Stop-Time by Frank Conroy

Stop-Time by Frank Conroy

autor:Frank Conroy [Conroy, Frank]
La lengua: spa
Format: epub
Tags: Crónica, Memorias
editor: ePubLibre
publicado: 1967-04-14T16:00:00+00:00


* * *

La calle

Llegaba tarde. Ya me había saltado la hora de tutoría, así que no pasaba nada por esperar un poco más. Me compré un perrito caliente y me puse a mirar a dos chicos del turno de mañana que jugaban a lanzar centavos contra el muro del instituto Stuyvesant. El sol ya estaba alto e iluminaba la mitad de la calle, así que salí del círculo de sombra de la sombrilla a rayas del vendedor de perritos calientes y me fui en busca del calor. Mi corazón estaba tranquilo. Mi retraso ya era inevitable, y mientras esperaba tenía la calle, ahora maravillosamente tranquila bajo el sol constante, y el sabor ácido de la mostaza amarilla y el ritmo lento del juego que estaba observando. Por unos instantes era libre: me había desprendido de todos los pensamientos y provisionalmente también del confuso desasosiego que me invadía. Aunque me negaba a reconocerlo, me estaba hartando de todo. Unos cambios muy sutiles iban teniendo lugar en mi interior: los sutiles reajustes de una mente que se siente amenazada pero no sabe localizar la amenaza; el furtivo recelo hacia todas las cosas y todas las personas; cierta interrupción de la sensibilidad, como cuando uno contiene el aliento en un momento de peligro y se da cuenta, al pasar ese instante, de que no necesita respirar, de que puede vivir perfectamente sin aire.

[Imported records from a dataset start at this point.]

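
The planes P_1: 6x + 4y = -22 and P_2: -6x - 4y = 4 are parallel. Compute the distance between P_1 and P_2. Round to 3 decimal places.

2.496

Rescale P_2 by 1/(-1): 6x + 4y = -4. Then distance = |-22 − (-4)| / √52 ≈ 2.496.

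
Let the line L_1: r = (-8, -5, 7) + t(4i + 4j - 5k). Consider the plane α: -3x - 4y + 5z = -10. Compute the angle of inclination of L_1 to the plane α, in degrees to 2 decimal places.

sin θ = |n·v| / (|n||v|) = |-53| / (√50 · √57) = 0.99278.
θ ≈ 83.11°.

83.11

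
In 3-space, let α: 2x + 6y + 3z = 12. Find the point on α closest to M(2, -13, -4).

Foot = M − λn with λ = (n·M − d)/|n|² = (-86 − 12)/49 = -2.
Foot = (2, -13, -4) − (-2)·(2, 6, 3) = (6, -1, 2).

(6, -1, 2)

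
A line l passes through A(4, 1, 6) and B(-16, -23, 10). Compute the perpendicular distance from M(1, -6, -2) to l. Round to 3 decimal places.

A direction vector for l is B − A = (-20, -24, 4).
Taking (4, 1, 6) on l with direction v = (-20, -24, 4): w = M − (4, 1, 6) = (-3, -7, -8), and w × v = (-220, 172, -68).
Distance = |w × v| / |v| = √82608 / √992 ≈ 9.125.

9.125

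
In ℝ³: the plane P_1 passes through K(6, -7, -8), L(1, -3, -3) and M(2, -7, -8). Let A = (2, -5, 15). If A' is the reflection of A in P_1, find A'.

KL = (-5, 4, 5), KM = (-4, 0, 0); a normal to P_1 is KL × KM = (0, -20, 16).
Using K: P_1 has equation -20y + 16z = 12.
λ = (n·A − d)/|n|² = (340 − 12)/656 = 1/2.
Reflection = A − 2λn = (2, -5, 15) − 1·(0, -20, 16) = (2, 15, -1).

(2, 15, -1)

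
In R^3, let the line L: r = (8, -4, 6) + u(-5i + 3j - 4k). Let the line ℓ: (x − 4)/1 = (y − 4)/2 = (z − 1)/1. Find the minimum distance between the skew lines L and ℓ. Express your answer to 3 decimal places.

1.700

ℓ has direction (1, 2, 1) through (4, 4, 1).
Common perpendicular direction n = (-5, 3, -4) × (1, 2, 1) = (11, 1, -13).
With w = (4, 4, 1) − (8, -4, 6) = (-4, 8, -5), w · n = 29.
Distance = |w · n| / |n| = |29| / √291 ≈ 1.700.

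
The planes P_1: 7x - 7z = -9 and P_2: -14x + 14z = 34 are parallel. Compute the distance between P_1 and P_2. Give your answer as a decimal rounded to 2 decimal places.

0.81

Rescale P_2 by 1/(-2): 7x - 7z = -17. Then distance = |-9 − (-17)| / √98 ≈ 0.81.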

—Vente para acá, capullo —dijo uno de los chicos.

Pisando la línea, con el cuerpo encogido como un corredor esperando el pistoletazo de salida, lanzó la moneda casi sin ángulo y sonrió cuando vio que caía a un centímetro de la pared.

—He ganado.

—¿Puedo tirar?

Me miraron un segundo.

—Vale.

—Pero antes tiene que tirar él —dijo el otro chico.

Estuvimos un rato lanzando monedas, sin prisas, relajados y tranquilos bajo el sol. El vendedor de perritos calientes se recostó contra su carrito, medio adormilado, con la barbilla entre las manos. Íbamos empatados cuando los dos chicos dieron por acabada a la partida y pusieron rumbo a la Primera Avenida. Doblaron la esquina discutiendo sobre un lanzamiento dudoso, y yo empecé a subir los escalones de entrada al edificio con mi sombra ascendiendo sinuosa por delante de mí.